Let me rewrite your statement using my (or actually my professor's) brand of Sweedler notation: I write $x_{(1)}\otimes x_{(2)}$ for $\Delta\left(x\right)$, without sum sign. And I denote the antipode of the Hopf algebra $H$ by $S$. Also I will denote your action by $\rightharpoonup $ rather than by $*$ (so I will write $X\rightharpoonup Y$ for your $X*Y$) because I prefer to use $*$ for convolution.
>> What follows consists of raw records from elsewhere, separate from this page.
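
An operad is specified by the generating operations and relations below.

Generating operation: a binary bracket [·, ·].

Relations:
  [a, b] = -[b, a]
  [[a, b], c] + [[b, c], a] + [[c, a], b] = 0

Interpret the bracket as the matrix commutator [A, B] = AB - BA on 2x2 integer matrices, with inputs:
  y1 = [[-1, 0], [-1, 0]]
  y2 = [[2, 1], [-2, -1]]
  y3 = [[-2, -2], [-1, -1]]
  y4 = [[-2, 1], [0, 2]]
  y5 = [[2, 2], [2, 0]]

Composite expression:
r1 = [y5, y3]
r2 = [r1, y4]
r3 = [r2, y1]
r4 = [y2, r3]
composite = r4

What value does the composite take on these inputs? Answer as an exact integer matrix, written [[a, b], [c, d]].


[[-8, -20], [-16, 8]]

[y5, y3] = [[2, -2], [0, -2]]
[[y5, y3], y4] = [[0, -4], [0, 0]]
[[[y5, y3], y4], y1] = [[4, -4], [0, -4]]
[y2, [[[y5, y3], y4], y1]] = [[-8, -20], [-16, 8]]


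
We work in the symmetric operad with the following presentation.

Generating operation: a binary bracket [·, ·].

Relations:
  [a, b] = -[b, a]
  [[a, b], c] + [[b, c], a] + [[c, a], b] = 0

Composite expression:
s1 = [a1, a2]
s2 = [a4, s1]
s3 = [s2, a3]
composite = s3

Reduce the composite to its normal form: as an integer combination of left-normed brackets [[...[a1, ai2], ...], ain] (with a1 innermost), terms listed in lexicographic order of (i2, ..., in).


Antisymmetry and Jacobi reduce to a1-anchored left-normed brackets.
Composite bracket: [[a4, [a1, a2]], a3]
Under [a, b] = ab - ba we get 8 signed associative words (2^3 = 8).
Words beginning with a1 determine it all:
  a1a2a4a3 (sign -1) contributes -[[[a1, a2], a4], a3]

-[[[a1, a2], a4], a3]


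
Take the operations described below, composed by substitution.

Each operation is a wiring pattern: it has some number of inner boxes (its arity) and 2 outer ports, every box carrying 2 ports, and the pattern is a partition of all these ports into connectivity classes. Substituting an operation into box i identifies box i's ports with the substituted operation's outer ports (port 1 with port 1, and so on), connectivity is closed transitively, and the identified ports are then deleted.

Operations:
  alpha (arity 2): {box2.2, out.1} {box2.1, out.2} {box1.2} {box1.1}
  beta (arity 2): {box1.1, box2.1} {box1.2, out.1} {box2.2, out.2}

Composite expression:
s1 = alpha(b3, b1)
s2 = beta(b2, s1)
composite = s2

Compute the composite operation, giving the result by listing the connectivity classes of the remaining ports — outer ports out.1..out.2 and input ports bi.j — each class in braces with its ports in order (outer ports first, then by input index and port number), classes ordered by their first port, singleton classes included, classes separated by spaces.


{out.1, b2.2} {out.2, b1.1} {b1.2, b2.1} {b3.1} {b3.2}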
So we have $X\rightharpoonup Y = X_{(1)} Y S\left(X_{(2)}\right)$ for all $X,Y\in H$.

Now, any $X,Y\in H$ satisfy

$\Delta\left(X\rightharpoonup Y\right) = \Delta\left(X_{(1)} Y S\left(X_{(2)}\right)\right) = \Delta\left(X_{(1)}\right) \Delta\left(Y\right) \Delta\left(S\left(X_{(2)}\right)\right)$ (since $\Delta$ is an algebra homomorphism),

whereas

$X\rightharpoonup \Delta\left(Y\right) = X\rightharpoonup \left(Y_{(1)} \otimes Y_{(2)}\right) = \left(X_{(1)} \rightharpoonup Y_{(1)}\right) \otimes \left(X_{(2)} \rightharpoonup Y_{(2)}\right)$

$= \left(X_{(1)}\right)_{(1)} Y_{(1)} S\left(\left(X_{(1)}\right)_{(2)}\right) \otimes \left(X_{(2)}\right)_{(1)} Y_{(2)} S\left(\left(X_{(2)}\right)_{(2)}\right) $

$= X_{(1)} Y_{(1)} S\left(X_{(2)}\right) \otimes X_{(3)} Y_{(2)} S\left(X_{(4)}\right) $

$= X_{(1)} Y_{(1)} S\left(X_{(4)}\right) \otimes X_{(2)} Y_{(2)} S\left(X_{(3)}\right) $

(since $X_{(1)} \otimes X_{(2)} \otimes X_{(3)} \otimes X_{(4)} = X_{(1)} \otimes X_{(4)} \otimes X_{(2)} \otimes X_{(3)}$, which is because $H$ is cocommutative)

$= \underbrace{\displaystyle \left(X_{(1)} \otimes X_{(2)}\right)}_{\displaystyle =\Delta\left(X_{(1)}\right)} \underbrace{\displaystyle \left(Y_{(1)} \otimes Y_{(2)}\right)}_{\displaystyle = \Delta\left(Y\right)} \underbrace{\displaystyle \left(S\left(X_{(4)}\right) \otimes S\left(X_{(3)}\right)\right)}_{\displaystyle = \Delta\left(S_{(3)}\right)\text{ (since }S\text{ is a anti-coalgebra homomorphism)}}$

$= \Delta\left(X_{(1)}\right) \Delta\left(Y\right) \Delta\left(S\left(X_{(2)}\right)\right) = \Delta\left(X\rightharpoonup Y\right)$,

qed.

This can be cast in diagram-chasing form, but that will make it totally unreadable.

What I used are the facts that the antipode of a Hopf algebra is an anti-coalgebra homomorphism, and that if a coalgebra is cocommutative, then tensors of the form $X_{(1)} \otimes X_{(2)} \otimes ... \otimes X_{(n)}$ are symmetric. Should I prove any of these?